Boulevard du crépuscule
Sunset Boulevard
Fiche technique
Mon avis
Audacieux et inspiré. D’une élégance et d’une ironie sans pareilles. Boulevard du crépuscule est probablement le meilleur film jamais tourné sur Hollywood, du moins sur cette période des années 1940-1950, entre héritage du passé et aspirations nouvelles. Il évoque la décadence des icônes du cinéma muet à travers le personnage interprété par Gloria Swanson. Billy Wilder a offert à l’actrice le rôle de sa vie, dans un double sens : le rôle le plus marquant de sa carrière, mais aussi le plus autobiographique. Comme son personnage, Gloria Swanson, grande star du muet, était tombée dans l’oubli. En 1950, elle n’avait plus tourné depuis vingt ans. En la choisissant, Wilder eut une riche idée, mais une idée risquée. Pari payant. Composition extraordinaire.
Les correspondances entre fiction et réalité ne s’arrêtent cependant pas là. Autour de Gloria Swanson, dans le casting, on trouve le cinéaste et acteur Erich von Stroheim dans un rôle troublant de majordome, Cecil B. DeMille dans son propre rôle de réalisateur (les deux hommes avaient dirigé l’actrice par le passé), ou encore Buster Keaton attablé avec d’autres stars oubliées, pour une partie de bridge… Entre hommage et satire, Wilder cerne un monde déchu en un tableau aux accents funèbres, pathétiques, mais aussi baroques (le décor de la villa), grotesques et effrayants (le délire narcissique du personnage central, jusqu’à la folie).

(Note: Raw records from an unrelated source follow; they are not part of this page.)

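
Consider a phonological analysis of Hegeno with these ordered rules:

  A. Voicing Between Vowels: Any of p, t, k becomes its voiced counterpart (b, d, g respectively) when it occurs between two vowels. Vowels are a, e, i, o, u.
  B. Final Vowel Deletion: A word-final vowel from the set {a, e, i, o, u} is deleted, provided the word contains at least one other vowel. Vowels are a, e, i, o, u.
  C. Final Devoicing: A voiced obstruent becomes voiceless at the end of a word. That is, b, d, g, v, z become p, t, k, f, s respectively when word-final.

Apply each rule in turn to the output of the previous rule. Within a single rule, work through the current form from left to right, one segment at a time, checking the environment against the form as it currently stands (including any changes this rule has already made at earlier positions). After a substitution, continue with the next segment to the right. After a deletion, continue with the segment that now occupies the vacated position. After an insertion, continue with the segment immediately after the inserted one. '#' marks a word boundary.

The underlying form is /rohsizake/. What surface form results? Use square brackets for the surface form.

A Voicing Between Vowels: [rohsizake] → [rohsizage]
B Final Vowel Deletion: [rohsizage] → [rohsizag]
C Final Devoicing: [rohsizag] → [rohsizak]

[rohsizak]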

En contrepoint, le Hollywood moderne n’est pas épargné (notamment via le personnage du scénariste incarné par William Holden), critiqué pour son ingratitude et son appât du gain, au détriment de la création artistique. Enfin, pour couronner l’audace de cette fascinante mise en abyme, il faut souligner l’originalité du mode de narration : un long flash-back commenté en voix off par un homme… mort. Flash-back lancé et conclu par deux séquences géniales (celles de la piscine et de l’escalier), qui figurent dans toutes les bonnes anthologies.
Concevoir un tel scénario, réussir à le mettre en scène au sein même des studios hollywoodiens (Paramount Pictures), avec pareil casting, c’était osé. Au moment du tournage, pour éviter de trop attirer l’attention, le film avait d’ailleurs un autre titre, sous forme de nom de code : « Une boîte de haricots ». Précaution utile car après le tournage, à la suite d’une projection, l’un des magnats des studios, Louis B. Mayer, déclara qu’il faudrait chasser ce « bâtard » de la ville, « le rouler dans le goudron et dans la plume ».
Oscar 1951 du meilleur scénario, de la meilleure direction artistique et de la meilleure musique. Boulevard du crépuscule compte parmi les films préférés de David Lynch.